Our concerns with the Detroit Works Plan: Corporations cannot dictate the role of Detroiters and certainly not without involving them in the planning and real democratic decision-making related to their city. In this PMA process we presume that people have power, and that we are not victims. Together we are learning that the strongest solutions happen throughout the process, not in a moment at the end of the process. Together we are learning that the most effective strategies for us are the ones that work in situations of scarce resources and intersecting systems of oppression because those solutions tend to be the most holistic and sustainable.

We have a vision. We want to build on existing strengths and Detroit’s rich history. We know that when we look at the data that the mayor’s office is putting out and we read in the Huffington Post that the “only people left in the D are those that have no other options” that is not our living reality. Because when we look at their plan and when we look at our community capital of freedom schools, black owned business, community schools, youth organizing, community kitchens in churches, music and historical neighborhoods build by the people and made unique by its residence and we see two completely different analyses of a city. We made each neighborhood that is the tapestry of the city - we know we are the city.
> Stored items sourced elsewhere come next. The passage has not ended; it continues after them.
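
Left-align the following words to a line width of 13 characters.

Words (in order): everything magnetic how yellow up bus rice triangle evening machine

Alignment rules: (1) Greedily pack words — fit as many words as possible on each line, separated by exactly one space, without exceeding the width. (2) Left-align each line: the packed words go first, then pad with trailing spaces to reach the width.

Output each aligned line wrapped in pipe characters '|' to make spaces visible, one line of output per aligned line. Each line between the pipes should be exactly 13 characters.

Line 1: ['everything'] (min_width=10, slack=3)
Line 2: ['magnetic', 'how'] (min_width=12, slack=1)
Line 3: ['yellow', 'up', 'bus'] (min_width=13, slack=0)
Line 4: ['rice', 'triangle'] (min_width=13, slack=0)
Line 5: ['evening'] (min_width=7, slack=6)
Line 6: ['machine'] (min_width=7, slack=6)

Answer: |everything   |
|magnetic how |
|yellow up bus|
|rice triangle|
|evening      |
|machine      |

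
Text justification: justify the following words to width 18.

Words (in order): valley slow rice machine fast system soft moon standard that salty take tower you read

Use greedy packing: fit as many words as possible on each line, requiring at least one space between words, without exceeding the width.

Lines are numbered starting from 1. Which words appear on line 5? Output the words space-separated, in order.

Line 1: ['valley', 'slow', 'rice'] (min_width=16, slack=2)
Line 2: ['machine', 'fast'] (min_width=12, slack=6)
Line 3: ['system', 'soft', 'moon'] (min_width=16, slack=2)
Line 4: ['standard', 'that'] (min_width=13, slack=5)
Line 5: ['salty', 'take', 'tower'] (min_width=16, slack=2)
Line 6: ['you', 'read'] (min_width=8, slack=10)

Answer: salty take tower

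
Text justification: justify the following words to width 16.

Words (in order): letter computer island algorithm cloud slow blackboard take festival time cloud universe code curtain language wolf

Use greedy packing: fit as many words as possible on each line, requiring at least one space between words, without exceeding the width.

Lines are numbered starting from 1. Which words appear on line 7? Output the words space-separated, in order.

Answer: code curtain

Derivation:
Line 1: ['letter', 'computer'] (min_width=15, slack=1)
Line 2: ['island', 'algorithm'] (min_width=16, slack=0)
Line 3: ['cloud', 'slow'] (min_width=10, slack=6)
Line 4: ['blackboard', 'take'] (min_width=15, slack=1)
Line 5: ['festival', 'time'] (min_width=13, slack=3)
Line 6: ['cloud', 'universe'] (min_width=14, slack=2)
Line 7: ['code', 'curtain'] (min_width=12, slack=4)
Line 8: ['language', 'wolf'] (min_width=13, slack=3)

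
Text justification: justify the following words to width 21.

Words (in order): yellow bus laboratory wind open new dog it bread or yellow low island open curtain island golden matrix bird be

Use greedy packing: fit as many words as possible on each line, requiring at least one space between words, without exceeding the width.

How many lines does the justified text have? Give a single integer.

Answer: 6

Derivation:
Line 1: ['yellow', 'bus', 'laboratory'] (min_width=21, slack=0)
Line 2: ['wind', 'open', 'new', 'dog', 'it'] (min_width=20, slack=1)
Line 3: ['bread', 'or', 'yellow', 'low'] (min_width=19, slack=2)
Line 4: ['island', 'open', 'curtain'] (min_width=19, slack=2)
Line 5: ['island', 'golden', 'matrix'] (min_width=20, slack=1)
Line 6: ['bird', 'be'] (min_width=7, slack=14)
Total lines: 6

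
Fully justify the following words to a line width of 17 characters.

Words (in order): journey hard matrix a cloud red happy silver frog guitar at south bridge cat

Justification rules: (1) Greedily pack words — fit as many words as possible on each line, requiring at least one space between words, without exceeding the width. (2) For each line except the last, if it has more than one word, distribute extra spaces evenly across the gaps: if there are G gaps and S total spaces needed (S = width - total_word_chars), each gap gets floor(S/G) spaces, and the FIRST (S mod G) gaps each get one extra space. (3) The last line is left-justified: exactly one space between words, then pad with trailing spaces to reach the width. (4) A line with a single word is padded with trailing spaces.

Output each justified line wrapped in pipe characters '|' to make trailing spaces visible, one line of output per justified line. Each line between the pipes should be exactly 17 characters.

Answer: |journey      hard|
|matrix   a  cloud|
|red  happy silver|
|frog   guitar  at|
|south bridge cat |

Derivation:
Line 1: ['journey', 'hard'] (min_width=12, slack=5)
Line 2: ['matrix', 'a', 'cloud'] (min_width=14, slack=3)
Line 3: ['red', 'happy', 'silver'] (min_width=16, slack=1)
Line 4: ['frog', 'guitar', 'at'] (min_width=14, slack=3)
Line 5: ['south', 'bridge', 'cat'] (min_width=16, slack=1)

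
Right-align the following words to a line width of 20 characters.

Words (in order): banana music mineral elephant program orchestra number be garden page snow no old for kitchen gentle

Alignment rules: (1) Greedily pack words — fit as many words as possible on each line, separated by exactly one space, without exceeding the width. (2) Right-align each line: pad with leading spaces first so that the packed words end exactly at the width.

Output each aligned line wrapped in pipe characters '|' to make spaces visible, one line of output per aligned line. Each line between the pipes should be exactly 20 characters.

Line 1: ['banana', 'music', 'mineral'] (min_width=20, slack=0)
Line 2: ['elephant', 'program'] (min_width=16, slack=4)
Line 3: ['orchestra', 'number', 'be'] (min_width=19, slack=1)
Line 4: ['garden', 'page', 'snow', 'no'] (min_width=19, slack=1)
Line 5: ['old', 'for', 'kitchen'] (min_width=15, slack=5)
Line 6: ['gentle'] (min_width=6, slack=14)

Answer: |banana music mineral|
|    elephant program|
| orchestra number be|
| garden page snow no|
|     old for kitchen|
|              gentle|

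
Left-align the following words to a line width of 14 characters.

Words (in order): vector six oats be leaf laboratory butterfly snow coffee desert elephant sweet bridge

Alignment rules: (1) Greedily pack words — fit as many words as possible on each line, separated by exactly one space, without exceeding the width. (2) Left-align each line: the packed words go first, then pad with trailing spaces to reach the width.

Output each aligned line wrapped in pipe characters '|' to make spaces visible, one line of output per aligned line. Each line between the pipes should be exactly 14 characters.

Answer: |vector six    |
|oats be leaf  |
|laboratory    |
|butterfly snow|
|coffee desert |
|elephant sweet|
|bridge        |

Derivation:
Line 1: ['vector', 'six'] (min_width=10, slack=4)
Line 2: ['oats', 'be', 'leaf'] (min_width=12, slack=2)
Line 3: ['laboratory'] (min_width=10, slack=4)
Line 4: ['butterfly', 'snow'] (min_width=14, slack=0)
Line 5: ['coffee', 'desert'] (min_width=13, slack=1)
Line 6: ['elephant', 'sweet'] (min_width=14, slack=0)
Line 7: ['bridge'] (min_width=6, slack=8)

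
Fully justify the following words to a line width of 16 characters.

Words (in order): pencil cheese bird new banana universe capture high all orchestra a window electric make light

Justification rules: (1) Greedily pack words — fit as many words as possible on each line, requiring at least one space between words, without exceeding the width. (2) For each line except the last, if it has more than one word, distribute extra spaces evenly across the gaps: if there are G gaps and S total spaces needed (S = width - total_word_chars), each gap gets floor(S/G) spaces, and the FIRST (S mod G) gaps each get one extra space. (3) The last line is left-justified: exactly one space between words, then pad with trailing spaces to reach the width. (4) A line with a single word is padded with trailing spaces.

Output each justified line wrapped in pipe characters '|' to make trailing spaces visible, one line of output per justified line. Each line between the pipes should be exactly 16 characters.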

We understand pain. We know there is a place for mourning and anger of the people that are being displaced, had their utilities cut off, even lost their children because their water bill was too high. We need a place to grieve and express our frustration. We honor this pain, and we don’t want to live there.

We are not the first to go through struggle and we are not alone now as we struggle. People throughout history have had to fight, struggle and articulate a better vision for what they need for their community and their sustainability. All of us are working in our particular and unique way but we do want to reflect that the PMA is not new but has been building up for a few years before the first USSF held in Atlanta in 2007. We do not just meet. We are creating plans. We want to be the ones telling the story and making the media.

We have been building as social movements from bottom up styles from community visions and desire. The PMA is our responses to this – a space to build our own narrative, our own plan, our own media. Even now through the people’s movement assembly process, we are connected to a national movement and to an international movement. The PMA process is something that Detroiters learned during the second US Social Forum held in Detroit. Over 25,000 people came to the city in June of 2010 to learn from Detroit’s leadership and the models of resistance we have created and are creating in the city. We built as a community during the USSF and have trained with our national PMA partners on how to build movement and facilitate a city wide visioning process.

We are connecting to others in the city who also have a vision – like Detroiters for Dignity and Democracy, the People’s Water Board, People and Energy, the Food Justice Task Force and the Detroit Digital Justice Coalition (to name a few). We are lifting up the solutions that currently exist in the city, and we are a group that is finding solutions to the most critical issues facing our city. This is hard, hard work. We work hard but we need to take care of the tools, resources, love, passion and hurt that we all bring. We are learning to do this but it is not without its bumps and bruises.

We are sick of being asked if we “are a believer”, were we “imported from Detroit”, do we “Declare Detroit”?

We have a voice. We have a vision. We are connected.

2 comments:

  1. This is such a vital piece of the picture!! We are reclaiming the narrative of Detroit that has, of late, resided on the far ends of a "Ruin Porn" to "Hope Porn" scale of legitimacy without acknowledging the existence of the many variables of self-sufficiency that lie between these two points and are REAL, that already EXIST! This is visioning that expands and extends the work already being undertaken by a community of Detroit residents that LOVE our city and will fiercely protect her rights and integrity. Thank you for this!!